DeepSeek performing very well on @AMDRadeon 7900 XTX. Learn how to run on Radeon GPUs and Ryzen AI APUs here: https://wccftech.com/amd-radeon-rx-7900-xtx-beats-nvidia-geforce-rtx-4090-in-deepseeks-ai-inference-benchmark/
— David McAfee (@McAfeeDavid_AMD) January 29, 2025
The use of consumer GPUs for AI workloads has become increasingly feasible and appealing, mainly because they offer good performance-to-cost ratios when compared to more traditional AI accelerators. Furthermore, running models locally provides an added layer of privacy, a significant concern when dealing with models like those from DeepSeek. Fortunately, AMD has released a comprehensive guide on setting up DeepSeek R1 distillations on their hardware. Here’s a quick rundown:
1. Ensure your system is running the 25.1.1 Optional or newer Adrenalin driver.

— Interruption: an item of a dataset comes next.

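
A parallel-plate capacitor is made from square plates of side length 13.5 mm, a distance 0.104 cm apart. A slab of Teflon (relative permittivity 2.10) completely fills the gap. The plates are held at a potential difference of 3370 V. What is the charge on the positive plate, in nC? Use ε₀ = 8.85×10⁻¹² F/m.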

2. Download LM Studio 0.3.8 or later from lmstudio.ai/ryzenai.
3. Install LM Studio and bypass the initial onboarding screen.
4. Head over to the discover tab.
5. Select your DeepSeek R1 Distill. Smaller distills like Qwen 1.5B are incredibly fast and great for beginners, whereas larger ones enhance reasoning capabilities. All available options are highly competent.
6. On the right panel, ensure “Q4 K M” quantization is selected, then hit “Download.”
7. Once done, return to the chat tab, pick the DeepSeek R1 distill from the dropdown, and ensure “manually select parameters” is checked.
8. In the GPU offload layers section, slide all the way to max.
9. Click “model load.”
10. Engage with a reasoning model that runs entirely on your local AMD setup!
If you hit any snags, AMD has thoughtfully provided a tutorial on YouTube, breaking down each step in detail. By following these, you can run DeepSeek’s language models on your local machine, ensuring your data remains private. As we look forward to the next wave of GPUs from both NVIDIA and AMD, we anticipate a significant boost in inference power, thanks to the integrated AI engines designed to handle these demanding tasks.